I generally don't have problems with make in FreeBSD environments, but
often have tons of problems in others, like OpenSolaris,
buildroot/busybox, and so on. To solve this, I clean my environment by
using this shell script (called cleanenv):
#!/bin/sh
env -i PATH=/usr/bin:/bin TERM=${TERM} P4CONFIG=P4ENV $*
exit $?
or variants on this to run make (as in 'cleanenv make'). This tends to
try and limit the chaos from environment assumptions.
I don't think it is make's job, or the build tree's job, to enforce this
cleanliness- mostly because it's really hard to do. It's just a lot
easier to be a canonical simple 'user' when building.

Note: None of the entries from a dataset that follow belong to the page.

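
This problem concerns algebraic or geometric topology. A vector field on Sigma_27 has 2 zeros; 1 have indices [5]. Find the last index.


Poincare-Hopf: sum of indices = chi(M).
chi(Sigma_27) = 2 - 2*27 = -52.
Sum of known indices = 5.
x = chi - (sum known) = -52 - (5) = -57

-57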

On 2/18/2011 9:24 AM, Dimitry Andric wrote:
On 2011-02-18 17:36, Alexander Best wrote:
...
i'd say no. imo nothing from /usr/local/* should ever be invoked when
compiling
a target in /usr/src. everything that's needed is in /usr/*
(excluding local).
so $PATH should unconditionally be set to sth. like:
PATH=/sbin:/bin:/usr/sbin:/usr/bin;
to be sure no tools, libs or whatever from any foreign place such as
/usr/local/* get sucked into a build.
I'm not sure if you modified anything in your source tree, but my
/usr/src/Makefile has this line very close to the start of the file:
PATH= /sbin:/bin:/usr/sbin:/usr/bin
so what is the problem, exactly? :)
If you are building stuff by hand, you are outside regular territory
anyway, and you should simply pay attention to your PATH yourself.